Planning for What Happens Next

John (Jeff) Scroggin, J.D., LL.M., AEP, Editor
Phone: 770-640-1101

With the economic storm beginning its slow demise, client planning will begin to shift to: “What happens next?” There are a multitude of factors which will impact tax and estate planning for our clients in the next few years.

Without question, income taxes are going up for most wealthier Americans. While the Obama administration has indicated that only married taxpayers having an adjusted gross income above $250,000 need to worry about seeing an income tax increase, any chance of reducing the exploding deficit will require higher taxes at lower levels, perhaps as low as $100,000 (which is still only the top 10% of income earners).

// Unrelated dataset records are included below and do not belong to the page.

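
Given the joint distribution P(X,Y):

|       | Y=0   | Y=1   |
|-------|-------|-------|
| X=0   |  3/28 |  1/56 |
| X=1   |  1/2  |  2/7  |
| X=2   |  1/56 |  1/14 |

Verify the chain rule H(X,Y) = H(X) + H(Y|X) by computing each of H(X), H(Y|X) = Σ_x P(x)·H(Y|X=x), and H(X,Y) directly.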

But it is not just income taxes that are going up. The 2009 Social Security Trustees report (which is in this edition of the Journal) describes a dismal future for Social Security. The Obama administration believes that increases in social security taxes are going to be necessary. There may be both an increase in the number of people paying social security taxes (i.e., by eliminating exceptions and loopholes to the tax) and an increase in the actual tax cost through such measures as increasing the FICA wage cap ($106,800 in 2009).

Although the current budget proposal indicates that the estate tax exemption may remain at $3.5 million (and with a 45% flat estate tax) for the foreseeable future, I am skeptical. It seems odd for Congress to want to soak the rich with higher income taxes, while providing significant estate tax relief. It is always easier to take money from dead people than the complaining live ones. It now appears that Congress is putting off any estate tax legislation until late summer or early fall. Could a Democrat controlled Congress decide to just let the 2001 estate tax rules expire in 2011? The loss of estate tax revenue for one year in 2010 would be nominal (when compared to a $3.5 million exemption) and could be easily recovered by the higher estate tax rates (e.g., 55% over $3.0 million) and lower estate exemptions (i.e., $1.0 million) beginning in 2011.

Interest rates are bound to go up as the economy begins to recover and the deficit begins to have an impact on the cost of capital. With an increase in interest rates will come higher operational costs for businesses that rely upon borrowing for capital sourcing, reducing the value of those businesses in relative terms. Moreover, many of the tax planning techniques currently in vogue (which take advantage of the low AFTR rates) will become less viable. Anticipating higher IRS interest rates in the near term can offer some interesting tax planning advantages. For example, assume you create a charitable lead trust using today’s low interest rates, but anticipate higher returns on trust assets in the future. If the expectation is correct, it could significantly increase the passage of assets to heirs.

Inflation will begin to raise its ugly head as both the cost of commodities and interest rates rise in a recovering world economy. Some owners of American debt suspect that the United States will attempt to use inflation to pay back its debt in discounted dollars. Moreover, in an inflationary environment, unless Congress adopts some sort of inflation increase for the estate exemptions, we could see illusionary increases in the value of assets that are taxed at higher levels.

Other trends will also impact planning, including

  • Seventy-nine million baby boomers are moving into retirement, selling homes and business, and hoping the proceeds provide them enough money to live the lifestyle they had always hoped for. Many will forced to work longer than expected and have a less lavish retirement then they had hoped for.
  • With the retirement of the baby boomers, the number of small businesses up for sale has increased significantly. By one report, in 2001 roughly 50,000 business owners intended to retire. Before the recession it was anticipated that by this year that number would be 750,000, a 15-fold increase in only eight years. With the restoration of the economy, more business owners will retire, but it is not clear whether they will get all of their money out of their businesses or whether they have to leave some of equity on the table and at risk with their buyers.
  • A study by Paul Schervish at Boston College anticipated a huge passage of wealth from 2000 to 2050. Although the recession has reduced the value of investments by 20-40%, the recovery will begin to reverse this trend. Even at deflated values, significant wealth will still pass in the next forty years.

As a consequence of the above factors, advisors who provide tax, estate and business planning advice and services will remain gainfully employed for some time to come.